姜语岑施施然坐下,没觉得自己被看轻了。
毕竟从前和他结婚后,也是他能自己动的时候她绝不抢先,他能在上的时候自己绝不抢位,他主动勤劳的话,她乐享其成。
主打一个,你行你上。
各方面很行的方宸也俯身握杆,身形修长而沉稳,目光锁定目标后利落精准地击打。每一次推杆极少犹豫,力道浑厚技术炉火纯青,台面的彩球仿佛受到他的掌控,接连入洞。
姜语岑的身体逐渐从坐直到瘫在椅背上,颇有种躺赢的松弛。
原本,她今天的目的是速战速决,至于为什么拖延,她将目光落在方宸也偏头时,那颗对着自己的鼻梁灰痣上,看得呆了两秒,心想:绝对不是为了多待。
如果真要找个原因,就当她突然想给大家表演个劈叉吧。
年少的方宸也毕竟没有工作后纯熟,最后一颗球卡在极刁钻的位置,纵使多次调整角度优化路线,全力一击后,球体也擦着洞口边缘弹开,遗憾停在外面。
“没事。”有人过去安慰道,“一对二啊也哥,牛逼。”
即使如此目前也暂时领先,他站直了身体,看向姜语岑。
“……”
说实话这表情真的很欠,姜语岑憋了憋唇站起来,歪头看了眼那颗球。
有的人关心结果,有的人爱看笑话,但没人会觉得姜语岑能帮有一点儿用处。毕竟白色母球此刻停下的地方也停得阴间,方向难以把握。
姜语岑将繁琐的外套脱掉,露出极度勾勒身材曲线的内搭裙,惹得周围看热闹的人一阵提神醒脑。
“这样的极品你居然拒绝了几次?”郑南书旁边的男生看不下去了,低声问,“你是不是有病?”
很难形容此刻的骄傲,郑南书缓慢意识到,自己的心绪不知道从什么时候开始变了。
刚勾了勾嘴角,忽然看见姜语岑单臀靠在球桌边缘——单手抬起,球杆竖着往下,对准边缘的白球。
饶是一旁喝水的方宸也也顿了下,转头看向她。
如果这样姿势没有足够的经验根本做不出来,但他能明白她的想法,以及出力的方向,球出去的那一刻,白球狠狠击打在球桌边缘,反射出完美的线条,直直向着洞口的彩球奔去,咚的一声,有人发出一阵惊叹,姜语岑却遗憾地蹙了下眉头,看见白球也跟着落下洞里。
“……你会打。
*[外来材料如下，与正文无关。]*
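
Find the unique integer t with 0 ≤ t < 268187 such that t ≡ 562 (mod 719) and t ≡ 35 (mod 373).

203320

719⁻¹ mod 373: 719×221 ≡ 1 (mod 373), so 719⁻¹ ≡ 221.
t = 562 + 719×((35 − 562)×221 mod 373) = 562 + 719×282 = 203320.
Check: 203320 mod 719 = 562, 203320 mod 373 = 35. ✓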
”方宸也肯定道。心想,就是力度没控制好。
“哎我不会。”姜语岑伸出双手很无辜地摇了摇,“白球进洞怎么能叫打呢,我什么都不会,不会影响你,谢谢。”
“……”
方宸也嘴角微微下压。看着她淡定地穿好外套,将球杆放了回去。
其实刚才这颗球还有其他可能正常进球方式,但他在刚才的时候,脑海中就闪过和她一样的路线。
很少有人与他想法契合,她是第一个。
“你老师是谁?”方宸也走了过来。
姜语岑拧开瓶盖,余光瞥了他一眼,该怎么形容这个关系呢,如果真要选择一个词汇,大概是:“前……任?”
“……”
他似乎愣了一下,继而抿唇不再说话,注意力重新转回球盘中,仿佛对这件事又没了任何兴趣。
你看看,这就是有自家心肝的表现。
姜语岑跟着“前任”学习了不少有用的东西,可对这具身体不太熟悉,力道掌握不当,丢了几颗球。
但赢下比赛几乎毫无悬念。
方宸也丢下句“谢谢款待”后就结束游戏,注意力落在另一间电玩上。
“来一局?”他的视线突然看向姜语岑——越过——落在她身后的某位男生上。